I tried running this on all 3 clients:
rados bench -p test 60 write --no-cleanup
Which ran without issues on all 3 clients.
Followed by:
rados bench -p test 60 seq

Which failed on client 1 and 2 with this message:
root@petasanbench01:~# rados bench -p test 60 seq
hints = 1
sec Cur ops started finished avg MB/s cur MB/s last lat(s) avg lat(s)
0 0 0 0 0 0 - 0
benchmark_data_petasanbench01_378340_object1 is not correct!
read got -2
error during benchmark: (2) No such file or directory
error 2: (2) No such file or directory

and

root@petasanbench02:~# rados bench -p test 60 seq
hints = 1
sec Cur ops started finished avg MB/s cur MB/s last lat(s) avg lat(s)
0 13 13 0 0 0 - 0
benchmark_data_petasanbench02_378340_object1 is not correct!
read got -2
error during benchmark: (2) No such file or directory
error 2: (2) No such file or directory

and lastly the working 3rd client:

root@petasanbench03:~# rados bench -p test 60 seq
hints = 1
sec Cur ops started finished avg MB/s cur MB/s last lat(s) avg lat(s)
0 0 0 0 0 0 - 0
1 16 195 179 715.659 716 0.064593 0.0810232
[...]
18 15 3969 3954 878.17 832 0.0283596 0.0718273
Total time run: 18.5487
Total reads made: 4073
Read size: 4194304
Object size: 4194304
Bandwidth (MB/sec): 878.335
[...]

This was on a fresh EC4/2 pool with nothing on it.

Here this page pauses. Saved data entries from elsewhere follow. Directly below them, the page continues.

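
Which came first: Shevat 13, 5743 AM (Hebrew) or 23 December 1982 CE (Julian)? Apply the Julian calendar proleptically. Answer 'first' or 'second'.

second

First date → JDN 2445362; second date → JDN 2445340.
JDN 2445340 < JDN 2445362, so the second date is earlier.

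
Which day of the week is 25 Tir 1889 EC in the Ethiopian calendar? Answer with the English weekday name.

Monday

This is JDN 2413957 (1 February 1897 Gregorian).
Since JDN mod 7 = 0 (0 = Monday), the day is Monday.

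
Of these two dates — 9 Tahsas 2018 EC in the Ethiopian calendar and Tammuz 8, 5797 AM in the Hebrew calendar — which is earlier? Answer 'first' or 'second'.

First date → JDN 2461028; second date → JDN 2465231.
JDN 2461028 < JDN 2465231, so the first date is earlier.

first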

So redid the experiment on a fresh pool again running rados bench manually but this time added the argument "--run-name=$HOSTNAME" and it worked flawlessly.

Reran a few more times with "--run-name=$HOSTNAME" and all works fine.

I can point at /usr/lib/python3/dist-packages/PetaSAN/core/ceph/api.py as the place to fix def rados_write(), def rados_read() and def rados_benchmark_clean() but I'm unable to submit clean code to fix the issue.

In rados_read/rados_write we need to add an argument for --run-name=[some unique identifier like hostname]

And in rados_benchmark_clean() need to add an argument for --prefix=benchmark_data_[same unique identifier as above, like hostname]

as per the documentation rados cleanup also supports --run-name so add that instead.

And that would fix the issue for benchmarking.

Cheers 🙂

ref. https://docs.ceph.com/en/latest/man/8/rados/

oh.. and noticed that rados_read() only runs the random read benchmark... shouldn't it be running "seq" instead of "rand" for the mode when doing the throughput 4M benchmark?

Thanks

After doing the dirty fix (hardcoding --run-name=<hostname> on each client) in PetaSAN/core/ceph/api.py I can confirm that the benchmark runs as it should on all three clients and getting much improved (more accurate) results from the built-in benchmark.

Cheers

Thanks a lot for the detailed info, yes i confirm reads were not running in parallel and --run-name does fix this as you suggested. We will add this in next release, thanks so much 🙂

To use sequential reads, you should define your object_size (-O) to be much larger than the block size (-b) during writes, else the object_size will be the same as the block and it will become random reads.  In general, when using large block sizes like 4MB there is no advantage in using sequential over random, also in the case of Ceph, sequential will be hitting the same OSD with many threads, random threads will  read from different OSDs which could be better and more reflective of true load.

Thank you, and the whole team on PetaSAN!